Seit mehreren Jahren werden die umfangreichen Umbaumaßnahmen des Weimarer Residenzschlosses zu einem zeitgemäßen Ausstellungs- und Besucherzentrum für das UNESCO Weltkulturerbe „Klassisches Weimar“ durch das Thüringische Landesamt für Denkmalpflege und Archäologie (TLDA) archäologisch und bauhistorisch begleitet.

Die Besiedlung des Platzes dicht an der Ilm reicht bis in die Urgeschichte zurück. Eine erste Burganlage bestand nach der urkundlichen Ersterwähnung bereits Ende des 10. Jh. Erste steinerne Bauten mit Ringmauer, noch heute stehendem Rundturm und möglicherweise einem Pallas im Südosten entstanden nach der Zerstörung von 1173/74. Stadtbrände 1299 und 1424 führten wiederum zu umfangreichen Neubauten. Damit einher ging 1461 die Erhebung der um 1391 bestehenden Martinskapelle zur Kollegiatsstiftskirche. Sie wurde 1468 geweiht. Mit der Teilung des Kurfürstentums Sachsen entwickelte sich Weimar zur offiziellen Residenz der Ernestinischen Wettiner, ab dem 16. Jh. erfolgten entsprechende Umbaumaßnahmen, die der Anlage den Burgcharakter nahmen. Weitere Brände 1618 und 1774 und ein katastrophales Hochwasser 1613 führten zur völligen Neukonzeptionen der Schlossbauten und teilweise massiven Niveauerhöhungen. Mit der Leitung der 1789 gegründeten Schlossbaukommission wurde Johann Wolfgang von Goethe betraut. Mit der letzten großen Neubaumaßnahme, der Errichtung des Südflügels in den Jahren 1913/14, erhielt das Schloss seine heutige Gestalt, wenige Jahre vor der Abdankung des damaligen Schlossherrn, Großherzog Wilhelm Ernst von Sachsen-Weimar-Eisenach.

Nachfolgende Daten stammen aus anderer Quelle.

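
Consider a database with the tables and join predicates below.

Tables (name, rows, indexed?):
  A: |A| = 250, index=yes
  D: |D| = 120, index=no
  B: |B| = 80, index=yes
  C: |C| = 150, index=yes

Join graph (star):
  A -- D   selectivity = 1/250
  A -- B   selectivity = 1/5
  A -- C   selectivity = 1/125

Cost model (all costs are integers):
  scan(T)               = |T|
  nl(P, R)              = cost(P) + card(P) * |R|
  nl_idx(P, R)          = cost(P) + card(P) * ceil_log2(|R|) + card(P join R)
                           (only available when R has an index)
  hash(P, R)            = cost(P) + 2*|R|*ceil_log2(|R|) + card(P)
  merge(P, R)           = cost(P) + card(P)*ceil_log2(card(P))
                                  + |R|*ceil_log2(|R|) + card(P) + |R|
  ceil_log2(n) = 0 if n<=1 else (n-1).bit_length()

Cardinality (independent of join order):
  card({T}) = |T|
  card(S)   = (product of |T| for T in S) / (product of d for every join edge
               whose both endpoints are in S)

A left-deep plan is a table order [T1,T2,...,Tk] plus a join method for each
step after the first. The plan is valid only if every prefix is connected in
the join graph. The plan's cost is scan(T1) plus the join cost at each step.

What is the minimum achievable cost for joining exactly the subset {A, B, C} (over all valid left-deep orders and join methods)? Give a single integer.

3070

Selinger DP over subsets of {A,B,C}:
  {A}: scan cost=250, card=250
  {B}: scan cost=80, card=80
  {C}: scan cost=150, card=150
  {AB}: card=4000; try (B,hash)→1620, (A,merge)→2970, (B,merge)→3140, (A,hash)→4160, (A,nl_idx)→4720, (B,nl_idx)→6000 …(+2); best=1620 via (B,hash)
  {AC}: card=300; try (A,nl_idx)→1650, (C,nl_idx)→2550, (C,hash)→2900, (A,merge)→3750, (C,merge)→3850, (A,hash)→4300 …(+2); best=1650 via (A,nl_idx)
  {ABC}: card=4800; try (B,hash)→3070, (B,merge)→5290, (C,hash)→8020, (B,nl_idx)→8550, (B,nl)→25650, (C,nl_idx)→38420 …(+2); best=3070 via (B,hash)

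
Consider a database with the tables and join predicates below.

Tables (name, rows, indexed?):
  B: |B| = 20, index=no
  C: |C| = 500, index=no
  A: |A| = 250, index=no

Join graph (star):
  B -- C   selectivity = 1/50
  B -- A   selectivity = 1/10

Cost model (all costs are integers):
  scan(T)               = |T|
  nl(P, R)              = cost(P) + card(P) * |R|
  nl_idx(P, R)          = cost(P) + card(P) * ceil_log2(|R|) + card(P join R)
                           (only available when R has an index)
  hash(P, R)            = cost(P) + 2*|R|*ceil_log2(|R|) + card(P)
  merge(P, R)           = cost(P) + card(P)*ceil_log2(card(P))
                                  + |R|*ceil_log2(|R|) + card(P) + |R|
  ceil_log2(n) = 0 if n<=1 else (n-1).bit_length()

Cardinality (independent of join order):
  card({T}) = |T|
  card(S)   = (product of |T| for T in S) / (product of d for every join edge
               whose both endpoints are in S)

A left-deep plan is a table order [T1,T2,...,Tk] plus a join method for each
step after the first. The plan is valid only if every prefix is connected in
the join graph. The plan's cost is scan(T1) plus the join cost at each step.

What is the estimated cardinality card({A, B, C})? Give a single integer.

5000

Tables in S: A(250), B(20), C(500)
Edges inside S: B-C(d=50), B-A(d=10)
numerator = 250 * 20 * 500 = 2500000
denominator = 50 * 10 = 500
card(S) = 2500000 / 500 = 5000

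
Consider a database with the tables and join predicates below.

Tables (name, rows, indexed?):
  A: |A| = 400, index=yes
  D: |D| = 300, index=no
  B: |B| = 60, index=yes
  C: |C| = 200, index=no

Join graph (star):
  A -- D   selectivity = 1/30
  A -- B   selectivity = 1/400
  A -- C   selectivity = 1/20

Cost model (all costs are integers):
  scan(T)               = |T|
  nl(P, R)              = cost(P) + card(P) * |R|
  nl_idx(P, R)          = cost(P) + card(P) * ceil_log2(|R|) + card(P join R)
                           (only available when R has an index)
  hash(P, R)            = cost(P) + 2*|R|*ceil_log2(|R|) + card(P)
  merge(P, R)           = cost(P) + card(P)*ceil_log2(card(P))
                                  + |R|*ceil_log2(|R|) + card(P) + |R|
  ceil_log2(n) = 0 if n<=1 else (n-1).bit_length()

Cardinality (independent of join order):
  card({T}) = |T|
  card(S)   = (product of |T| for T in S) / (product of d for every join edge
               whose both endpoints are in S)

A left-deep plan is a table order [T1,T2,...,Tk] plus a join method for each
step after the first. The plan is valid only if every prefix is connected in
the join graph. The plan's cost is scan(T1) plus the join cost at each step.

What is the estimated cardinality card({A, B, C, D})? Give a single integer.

6000

Tables in S: A(400), B(60), C(200), D(300)
Edges inside S: A-D(d=30), A-B(d=400), A-C(d=20)
numerator = 400 * 60 * 200 * 300 = 1440000000
denominator = 30 * 400 * 20 = 240000
card(S) = 1440000000 / 240000 = 6000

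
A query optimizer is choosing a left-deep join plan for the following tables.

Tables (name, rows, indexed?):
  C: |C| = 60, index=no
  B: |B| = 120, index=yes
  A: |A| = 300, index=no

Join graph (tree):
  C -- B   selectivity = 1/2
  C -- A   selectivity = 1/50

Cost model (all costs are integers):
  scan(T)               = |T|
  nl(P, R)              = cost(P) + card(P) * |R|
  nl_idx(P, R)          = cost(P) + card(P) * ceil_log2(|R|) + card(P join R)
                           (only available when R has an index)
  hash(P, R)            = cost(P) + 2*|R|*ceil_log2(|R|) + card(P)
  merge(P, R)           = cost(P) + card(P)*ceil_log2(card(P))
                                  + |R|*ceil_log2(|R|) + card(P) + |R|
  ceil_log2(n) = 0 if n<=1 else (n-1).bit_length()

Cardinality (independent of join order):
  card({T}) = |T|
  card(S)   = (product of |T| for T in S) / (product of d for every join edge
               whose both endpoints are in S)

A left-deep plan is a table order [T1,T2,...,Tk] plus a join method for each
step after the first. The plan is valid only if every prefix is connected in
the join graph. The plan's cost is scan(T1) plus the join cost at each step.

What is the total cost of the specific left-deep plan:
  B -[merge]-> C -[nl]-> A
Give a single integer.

step 1: scan B: cost=120, card=120
step 2: join C via merge
    card(P join C) = 120*60/(2) = 3600
    cost = 120 + 120*7 + 60*6 + 120 + 60 = 1500
step 3: join A via nl
    card(P join A) = 3600*300/(50) = 21600
    cost = 1500 + 3600*300 = 1081500

1081500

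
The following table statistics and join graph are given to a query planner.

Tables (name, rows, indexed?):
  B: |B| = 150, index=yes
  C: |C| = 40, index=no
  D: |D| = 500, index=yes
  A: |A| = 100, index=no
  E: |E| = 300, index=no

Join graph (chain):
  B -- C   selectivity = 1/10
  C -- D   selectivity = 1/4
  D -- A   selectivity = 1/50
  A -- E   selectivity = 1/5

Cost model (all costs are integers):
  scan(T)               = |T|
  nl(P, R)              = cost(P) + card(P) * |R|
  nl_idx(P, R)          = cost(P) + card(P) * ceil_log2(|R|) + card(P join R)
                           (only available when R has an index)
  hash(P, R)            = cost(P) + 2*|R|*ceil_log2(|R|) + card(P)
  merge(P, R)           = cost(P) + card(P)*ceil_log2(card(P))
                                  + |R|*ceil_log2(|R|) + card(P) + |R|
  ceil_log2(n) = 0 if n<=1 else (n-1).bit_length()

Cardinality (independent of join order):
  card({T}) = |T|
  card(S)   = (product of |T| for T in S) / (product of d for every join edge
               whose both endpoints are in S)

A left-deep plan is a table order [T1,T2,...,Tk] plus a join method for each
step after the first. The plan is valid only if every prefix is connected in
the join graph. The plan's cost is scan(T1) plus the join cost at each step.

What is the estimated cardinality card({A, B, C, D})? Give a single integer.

150000

Tables in S: A(100), B(150), C(40), D(500)
Edges inside S: B-C(d=10), C-D(d=4), D-A(d=50)
numerator = 100 * 150 * 40 * 500 = 300000000
denominator = 10 * 4 * 50 = 2000
card(S) = 300000000 / 2000 = 150000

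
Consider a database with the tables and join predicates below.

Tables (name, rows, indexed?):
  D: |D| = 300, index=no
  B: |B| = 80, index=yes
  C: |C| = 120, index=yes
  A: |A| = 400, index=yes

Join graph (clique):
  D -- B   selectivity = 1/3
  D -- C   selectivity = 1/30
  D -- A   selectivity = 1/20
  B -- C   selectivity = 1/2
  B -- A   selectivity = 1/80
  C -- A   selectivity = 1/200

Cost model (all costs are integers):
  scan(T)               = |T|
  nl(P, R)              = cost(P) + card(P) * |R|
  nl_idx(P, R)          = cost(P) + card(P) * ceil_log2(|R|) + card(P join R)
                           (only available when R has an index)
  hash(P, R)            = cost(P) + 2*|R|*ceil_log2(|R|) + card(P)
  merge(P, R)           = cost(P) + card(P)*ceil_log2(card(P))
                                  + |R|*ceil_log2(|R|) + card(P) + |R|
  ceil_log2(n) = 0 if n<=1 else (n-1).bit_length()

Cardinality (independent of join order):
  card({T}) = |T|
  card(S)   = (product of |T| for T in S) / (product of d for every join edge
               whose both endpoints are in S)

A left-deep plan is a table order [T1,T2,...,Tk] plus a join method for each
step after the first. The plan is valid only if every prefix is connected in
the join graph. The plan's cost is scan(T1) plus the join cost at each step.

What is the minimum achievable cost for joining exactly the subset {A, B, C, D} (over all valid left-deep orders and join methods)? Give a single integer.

6760

Selinger DP over subsets of {A,B,C,D}:
  {D}: scan cost=300, card=300
  {B}: scan cost=80, card=80
  {C}: scan cost=120, card=120
  {A}: scan cost=400, card=400
  {BD}: card=8000; try (B,hash)→1720, (D,merge)→3720, (B,merge)→3940, (D,hash)→5560, (B,nl_idx)→10400, (D,nl)→24080 …(+1); best=1720 via (B,hash)
  {CD}: card=1200; try (C,hash)→2280, (C,nl_idx)→3600, (D,merge)→4080, (C,merge)→4260, (D,hash)→5640, (D,nl)→36120 …(+1); best=2280 via (C,hash)
  {AD}: card=6000; try (D,hash)→6200, (A,merge)→7300, (D,merge)→7400, (A,hash)→7800, (A,nl_idx)→9000, (A,nl)→120300 …(+1); best=6200 via (D,hash)
  {BC}: card=4800; try (B,hash)→1360, (C,merge)→1680, (B,merge)→1720, (C,hash)→1840, (C,nl_idx)→5440, (B,nl_idx)→5760 …(+2); best=1360 via (B,hash)
  {AB}: card=400; try (A,nl_idx)→1200, (B,hash)→1920, (B,nl_idx)→3600, (A,merge)→4720, (B,merge)→5040, (A,hash)→7360 …(+2); best=1200 via (A,nl_idx)
  {AC}: card=240; try (A,nl_idx)→1440, (C,hash)→2480, (C,nl_idx)→3440, (A,merge)→5080, (C,merge)→5360, (A,hash)→7440 …(+2); best=1440 via (A,nl_idx)
  {BCD}: card=16000; try (B,hash)→4600, (C,hash)→11400, (D,hash)→11560, (B,merge)→17320, (B,nl_idx)→26680, (D,merge)→71560 …(+5); best=4600 via (B,hash)
  {ABD}: card=2000; try (D,hash)→7000, (D,merge)→8200, (B,hash)→13320, (A,hash)→16920, (B,nl_idx)→50200, (A,nl_idx)→75720 …(+5); best=7000 via (D,hash)
  {ACD}: card=120; try (D,merge)→6600, (D,hash)→7080, (A,hash)→10680, (A,nl_idx)→13200, (C,hash)→13880, (A,merge)→20680 …(+5); best=6600 via (D,merge)
  {ABC}: card=120; try (B,hash)→2800, (B,nl_idx)→3240, (C,hash)→3280, (C,nl_idx)→4120, (B,merge)→4240, (C,merge)→6160 …(+6); best=2800 via (B,hash)
  {ABCD}: card=20; try (D,merge)→6760, (B,nl_idx)→7460, (B,hash)→7840, (B,merge)→8200, (D,hash)→8320, (C,hash)→10680 …(+9); best=6760 via (D,merge)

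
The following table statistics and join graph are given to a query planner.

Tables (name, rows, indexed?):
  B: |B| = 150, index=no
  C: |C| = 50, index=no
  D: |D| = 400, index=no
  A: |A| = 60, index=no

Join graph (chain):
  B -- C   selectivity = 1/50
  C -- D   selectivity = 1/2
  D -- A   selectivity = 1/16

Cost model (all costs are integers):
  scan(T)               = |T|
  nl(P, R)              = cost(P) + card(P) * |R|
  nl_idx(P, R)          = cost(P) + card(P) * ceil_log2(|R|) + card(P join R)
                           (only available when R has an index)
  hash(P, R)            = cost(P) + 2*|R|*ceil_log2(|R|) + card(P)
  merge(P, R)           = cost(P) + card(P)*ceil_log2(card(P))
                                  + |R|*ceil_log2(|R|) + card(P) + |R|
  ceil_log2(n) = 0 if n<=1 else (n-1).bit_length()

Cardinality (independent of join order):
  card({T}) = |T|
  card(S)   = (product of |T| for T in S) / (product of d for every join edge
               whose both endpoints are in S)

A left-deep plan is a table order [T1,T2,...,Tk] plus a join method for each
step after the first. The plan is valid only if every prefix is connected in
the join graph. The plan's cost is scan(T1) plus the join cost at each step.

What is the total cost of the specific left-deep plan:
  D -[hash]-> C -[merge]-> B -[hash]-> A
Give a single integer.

183470

step 1: scan D: cost=400, card=400
step 2: join C via hash
    card(P join C) = 400*50/(2) = 10000
    cost = 400 + 2*50*6 + 400 = 1400
step 3: join B via merge
    card(P join B) = 10000*150/(50) = 30000
    cost = 1400 + 10000*14 + 150*8 + 10000 + 150 = 152750
step 4: join A via hash
    card(P join A) = 30000*60/(16) = 112500
    cost = 152750 + 2*60*6 + 30000 = 183470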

Blick auf die beengte Grabungssituation im Innenhof des Weimarer Stadtschlosses (Foto: TLDA, Weimar)

Zwischen Pflasterung, Gewölberesten und Leitungen liegt enge Grabungsfläche

Die archäologischen Untersuchungen hatten ihren Schwerpunkt im Ostflügel, parallel zum Fluss. Im letzten Arbeitsabschnitt fanden durch notwendige Leitungsverlegungen bedingt Grabungen vor allem im Innenhof statt. Da die Grabungen sich auf bauseitig notwendige Flächen und Tiefen beschränkten, fehlen leider noch immer aussagekräftige Befunde zu den ältesten Anlagen. Zu den jüngeren Bauphasen konnten inzwischen jedoch viele Informationen gewonnen werden, und auch zu den über Baupläne vermeintlich gut überlieferten jüngeren Bauten sind wichtige Informationen zu Bauvorgängen, Planänderungen und Ausführungsdetails gewonnen worden.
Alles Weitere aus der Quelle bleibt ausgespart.